Old Mutual has announced that it will be launching a new bank.
Earmarked to be opened in South Africa in 2024, the South African Reserve Bank's Prudential Authority has given the Old Mutual group Section 13 approval to apply for a banking license.
“The establishment of a bank within the group will allow us to hold the primary relationship with our customers, driving greater regular interaction with them and enhancing the cross-sell opportunity across the group," Old Mutual said.
The group has existing lending and transactional solutions which, in South Africa, consist of its Money Account and an unsecured lending product. These solutions are offered mainly to its Mass and Foundation Cluster customer base and the unsecured lending solution is already a strong contributor to the group's profitability.
The current transactional solution is delivered through a commercial arrangement with a third-party bank.
"While this commercial arrangement has allowed us to gain experience in transactional banking services, a divergence of aspiration requires us to reassess our future arrangement to deliver on our customer needs," Old Mutual said.
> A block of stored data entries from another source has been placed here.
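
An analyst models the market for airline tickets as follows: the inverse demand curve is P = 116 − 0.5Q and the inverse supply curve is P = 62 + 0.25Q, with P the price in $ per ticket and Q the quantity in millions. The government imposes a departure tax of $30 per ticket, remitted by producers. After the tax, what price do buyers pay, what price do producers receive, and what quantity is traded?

Buyers pay $100; producers receive $70; quantity = 32.

Inverting to Q(P) form: Qd = 232 − 2P; Qs = 4P − 248.
Before the tax: set 232 − 2P = 4P − 248 → P* = $80, Q* = 72.
With the tax collected from producers, supply shifts: Qs = 4(P − 30) − 248.
Solving gives Q = 32 with buyers paying $100 and producers receiving $70 (the $30 wedge).
The less price-elastic side of the market bears the larger share of a per-unit tax.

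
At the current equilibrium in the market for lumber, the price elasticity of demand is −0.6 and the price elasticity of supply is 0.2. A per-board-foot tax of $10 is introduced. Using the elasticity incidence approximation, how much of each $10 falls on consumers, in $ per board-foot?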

Integrated into a cloud-based technology stack, the group's new bank aims to deliver scalable, value-for-money client-centric solutions.
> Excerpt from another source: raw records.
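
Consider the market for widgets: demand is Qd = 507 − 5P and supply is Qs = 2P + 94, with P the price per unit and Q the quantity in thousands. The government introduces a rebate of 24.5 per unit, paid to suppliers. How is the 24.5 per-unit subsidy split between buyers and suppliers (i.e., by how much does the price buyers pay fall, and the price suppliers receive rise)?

Without the subsidy, 507 − 5P = 2P + 94 gives 7P = 413, so P* = 59 and Q* = 212.
With a per-unit subsidy paid to suppliers, each receives P + 24.5 per unit sold, so supply becomes Qs = 2(P + 24.5) + 94.
Solving gives Q = 247 with buyers paying 52 and suppliers receiving 76.5 (the 24.5 wedge).
Gain to buyers: 7; to suppliers: 17.5. (They sum to 24.5.)

Buyers gain 7 per unit; suppliers gain 17.5 per unit.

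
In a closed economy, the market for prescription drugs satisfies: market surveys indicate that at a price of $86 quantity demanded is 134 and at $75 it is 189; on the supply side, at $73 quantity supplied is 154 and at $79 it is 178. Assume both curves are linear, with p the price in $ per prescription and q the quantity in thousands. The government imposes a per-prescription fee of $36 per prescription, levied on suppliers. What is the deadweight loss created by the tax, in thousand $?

Demand slope: (189 − 134)/(75 − 86) = -5, so qd = 564 − 5p.
Supply slope: (178 − 154)/(79 − 73) = 4, so qs = 4p − 138.
Without the tax, 564 − 5p = 4p − 138 gives 9p = 702, so p* = $78 and q* = 174.
With the tax collected from suppliers, supply shifts: qs = 4(p − 36) − 138.
New equilibrium: buyers pay $94, suppliers receive $58, q = 94. (Wedge: pb − ps = 36.)
Quantity falls by |ΔQ| = |174 − 94| = 80.
DWL = ½ · t · |ΔQ| = ½ · 36 · 80 = $1440.

Deadweight loss = $1440 thousand.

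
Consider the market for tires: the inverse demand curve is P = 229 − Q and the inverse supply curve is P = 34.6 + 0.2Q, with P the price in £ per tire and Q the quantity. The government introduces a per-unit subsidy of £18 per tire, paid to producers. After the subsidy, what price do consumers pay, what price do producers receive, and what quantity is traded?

Consumers pay £52; producers receive £70; quantity = 177.

Rewrite in direct form: Qd = 229 − P and Qs = 5P − 173.
Before the subsidy: set 229 − P = 5P − 173 → P* = £67, Q* = 162.
With a per-unit subsidy paid to producers, each receives P + 18 per unit sold, so supply becomes Qs = 5(P + 18) − 173.
New equilibrium: consumers pay £52, producers receive £70, Q = 177. (Wedge: Pb − Ps = −18.)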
It will accept retail deposits as part of its aim to offer a less-expensive source of funding.
The cost of building the transactional capability is estimated to be R1.75bn.
The new bank is expected to break-even three years after its initiation.
As the capability matures post break-even, the return is expected to be significantly above the target return of 4% in excess of the cost of equity.
"We are currently working on our application under Section 16 of the Banks Act for the registration of the bank," Old Mutual said.